From the Woodstock Music Festival in Bethel, N.Y. to the Haight Ashbury, North Beach and Golden Gate Park neighborhoods of San Francisco, young people celebrated with music and personal expression, hoping for an ideal world of peace and love. These places were ideal venues for people to express themselves through their clothing. Whether handmade or bought at a thrift store, these clothes incorporated Indian, Asian, African, Mexican and Native American talismans. Denim jeans became the canvas for the rebellious soul. Clothing of the 1960s was bright, colorful, unisex and personalized to express an inner angst or euphoric joy-sometimes on the same garment. Exuberant garments as a fringed leather "flag" jacket, painted jeans, vintage love beads and tee shirts with peace signs, along with representative groupings of peace and protest pins will be displayed on mannequins. Rare historical ephemera from private collectors Gwen and Mark Hooper include an Earth Day flag for the first Earth Day demonstration, Black Panther Party newspapers, handbills, Milton Glaser's Bob Dylan poster and Sister Mary Corita Kent's Love Justice silkscreen.
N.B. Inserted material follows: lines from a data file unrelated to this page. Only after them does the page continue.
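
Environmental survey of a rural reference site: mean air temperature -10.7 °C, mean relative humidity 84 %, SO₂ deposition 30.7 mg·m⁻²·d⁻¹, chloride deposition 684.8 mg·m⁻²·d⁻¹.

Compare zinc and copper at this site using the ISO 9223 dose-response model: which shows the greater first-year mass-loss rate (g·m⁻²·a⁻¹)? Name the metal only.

zinc: T≤10 °C ⇒ hinge +0.038·(-10.7−10) = -0.7866
  SO₂ term: 0.0129·30.7^0.44·exp(0.046·84-0.7866) = 1.263
  Cl⁻ term: 0.0175·684.8^0.57·exp(0.008·84+0.085·-10.7) = 0.5704
  r_corr = 1.263 + 0.5704 = 1.833 μm/a
  mass loss = 1.833 μm/a × 7.14 g/cm³ = 13.09 g·m⁻²·a⁻¹
copper: temperature factor f = +0.126·(-20.7) = -2.6082
  SO₂ term: 0.0053·30.7^0.26·exp(0.059·84-2.6082) = 0.1351
  Cl⁻ term: 0.01025·684.8^0.27·exp(0.036·84+0.049·-10.7) = 0.7277
  sum: 0.1351 + 0.7277 → r_corr = 0.8627 μm/a
  mass loss = 0.8627 μm/a × 8.96 g/cm³ = 7.73 g·m⁻²·a⁻¹
Ordering by g·m⁻²·a⁻¹: zinc (13.1) > copper (7.73)

zinc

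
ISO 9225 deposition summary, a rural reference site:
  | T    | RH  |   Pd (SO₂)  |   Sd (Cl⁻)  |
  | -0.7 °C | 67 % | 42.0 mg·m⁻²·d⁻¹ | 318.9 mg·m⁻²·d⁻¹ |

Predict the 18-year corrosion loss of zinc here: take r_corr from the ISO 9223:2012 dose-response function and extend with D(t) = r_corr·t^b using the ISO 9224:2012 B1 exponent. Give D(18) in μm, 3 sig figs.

zinc: T≤10 °C ⇒ hinge +0.038·(-0.7−10) = -0.4066
  SO₂ term: 0.0129·42.0^0.44·exp(0.046·67-0.4066) = 0.9699
  Cl⁻ term: 0.0175·318.9^0.57·exp(0.008·67+0.085·-0.7) = 0.7535
  sum: 0.9699 + 0.7535 → r_corr = 1.723 μm/a
ISO 9224: D(t) = r_corr · t^b with b = 0.813 (zinc, B1)
  D(18) = 1.723 × 18^0.813 = 1.723 × 10.48 = 18.07 μm

D(18) = 18.1 μm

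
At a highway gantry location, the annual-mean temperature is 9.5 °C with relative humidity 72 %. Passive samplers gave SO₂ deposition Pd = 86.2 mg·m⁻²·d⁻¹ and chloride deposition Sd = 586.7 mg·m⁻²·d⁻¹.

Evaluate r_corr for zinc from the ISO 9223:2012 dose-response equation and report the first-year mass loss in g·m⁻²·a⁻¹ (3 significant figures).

zinc: f(T) = +0.038·(T−10) [T≤10 °C] = -0.0190
  Pd branch = 0.0129·Pd^0.44·e^(0.046·RH+f) = 2.468 μm/a
  Sd branch = 0.0175·Sd^0.57·e^(0.008·RH+0.085·T) = 2.642 μm/a
  sum: 2.468 + 2.642 → r_corr = 5.11 μm/a
Convert to mass loss: 5.11 μm/a × 7.14 g/cm³ = 36.48 g·m⁻²·a⁻¹

r_corr = 36.5 g·m⁻²·a⁻¹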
A "Bring the Boys Back Home" World War II helmet by a member of the Vietnam Veterans Against the War was worn at the first Moratorium March in Washington, D.C., and is one of several uniquely painted helmets which will be on display. From San Francisco, a city of dreams, to the political staging of reality in Washington, D.C., this timely exhibition melds personal adornment with media awareness of the times.

The show is curated by Nancy Gewirz in collaboration with Mark E. Hooper of Princeton, N.J. The essay that introduces the exhibition's catalogue was written by Mrs. Gewirz and photographer and journalist Frank Van Riper. Mrs. Gewirz has a bachelor of fine arts degree in painting from American University and a master of fine arts degree in sculpture from The George Washington University. The clothing and events of the 1950s and 1960s have always been a great interest of hers. Mr. Hooper graduated from the University of New Mexico with a bachelor of arts degree in archeology and art history. Mr. Van Riper covered the turbulent 1960s and 1970s as a Washington reporter for the New York Daily News. He co-authored Serenissima: Venice in Winter with Judith Goodman. Mr. Van Riper was a 1979 Nieman fellow at Harvard University.
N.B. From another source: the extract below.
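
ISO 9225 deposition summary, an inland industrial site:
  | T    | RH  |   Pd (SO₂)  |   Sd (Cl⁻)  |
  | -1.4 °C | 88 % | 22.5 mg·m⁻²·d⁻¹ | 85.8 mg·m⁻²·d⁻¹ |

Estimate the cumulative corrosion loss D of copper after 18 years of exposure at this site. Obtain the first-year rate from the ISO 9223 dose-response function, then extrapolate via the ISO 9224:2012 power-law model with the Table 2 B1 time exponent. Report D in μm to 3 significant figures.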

Nancy Graves: Inspired Vision - Sculpture, Paintings, Drawings

September 9 - October 23, 2009

Nancy Graves
Nancy Graves, Imaginary Time, 1988, gold leaf, gouache, acrylic, and watercolor on paper, 45-1/4" x 45".
Lent by the Nancy Graves Foundation, New York/ Courtesy Ameringer/ McEnery/ Yohe Fine Art, New York.
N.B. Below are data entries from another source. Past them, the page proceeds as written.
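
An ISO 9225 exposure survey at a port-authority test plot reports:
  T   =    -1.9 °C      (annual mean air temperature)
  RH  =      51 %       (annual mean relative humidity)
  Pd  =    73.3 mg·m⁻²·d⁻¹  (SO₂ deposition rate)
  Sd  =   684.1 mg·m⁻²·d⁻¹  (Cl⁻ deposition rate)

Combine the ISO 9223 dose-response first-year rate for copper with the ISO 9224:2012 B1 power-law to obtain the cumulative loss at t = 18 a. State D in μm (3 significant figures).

copper: f(T) = +0.126·(T−10) [T≤10 °C] = -1.4994
  SO₂ term: 0.0053·73.3^0.26·exp(0.059·51-1.4994) = 0.07325
  Sd branch = 0.01025·Sd^0.27·e^(0.036·RH+0.049·T) = 0.3413 μm/a
  r_corr = 0.07325 + 0.3413 = 0.4146 μm/a
Long-term exponent b (ISO 9224 Table 2, B1) = 0.667
  D(18) = 0.4146 × 18^0.667 = 0.4146 × 6.875 = 2.85 μm

D(18) = 2.85 μm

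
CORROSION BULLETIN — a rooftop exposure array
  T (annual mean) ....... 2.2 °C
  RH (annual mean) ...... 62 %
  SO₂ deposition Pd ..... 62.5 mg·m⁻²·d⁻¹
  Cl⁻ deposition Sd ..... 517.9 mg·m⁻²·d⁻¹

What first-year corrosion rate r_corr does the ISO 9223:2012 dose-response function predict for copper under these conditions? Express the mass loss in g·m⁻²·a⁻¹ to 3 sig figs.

r_corr = 7.17 g·m⁻²·a⁻¹

copper: f(T) = +0.126·(T−10) [T≤10 °C] = -0.9828
  Pd branch = 0.0053·Pd^0.26·e^(0.059·RH+f) = 0.2254 μm/a
  Sd branch = 0.01025·Sd^0.27·e^(0.036·RH+0.049·T) = 0.5751 μm/a
  r_corr = 0.2254 + 0.5751 = 0.8005 μm/a
Convert to mass loss: 0.8005 μm/a × 8.96 g/cm³ = 7.173 g·m⁻²·a⁻¹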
The internationally recognized artist Nancy Graves (1939-1995) is mainly known for her sculpture but also produced paintings and drawings that parallel her three-dimensional work. The Luther W. Brady Art Gallery will exhibit works in all three media. The works, borrowed from the Nancy Graves Foundation of New York and the collection of Luther W. Brady, M.D., span three decades and show the artist's use of a variety of organic and man-made sources. Each sculpture is a complex assemblage of pieces that could be found in nature joined to the art historical remnants of previous civilizations. The largest sculpture, Herself Most Drawn, combines a large sunflower with other natural forms while a scaley texture creeps up toward a fragment of a colorful capital. This rather weighty and bold work is balanced by a delicate suite of 12 drawings on graph paper depicting snakes, Native American costume and cave paintings. Many of Graves' subjects were likely drawn from her interest in and study of anthropology. She is a graduate of Vassar College and received an M.F.A. from Yale School of Art. The exhibition is accompanied by a catalogue featuring an essay by Zina Davis and produced by the Joseloff Gallery, Hartford Art School, University of Hartford for their exhibition, Nancy Graves: Inspired Vision, from which our exhibition was derived.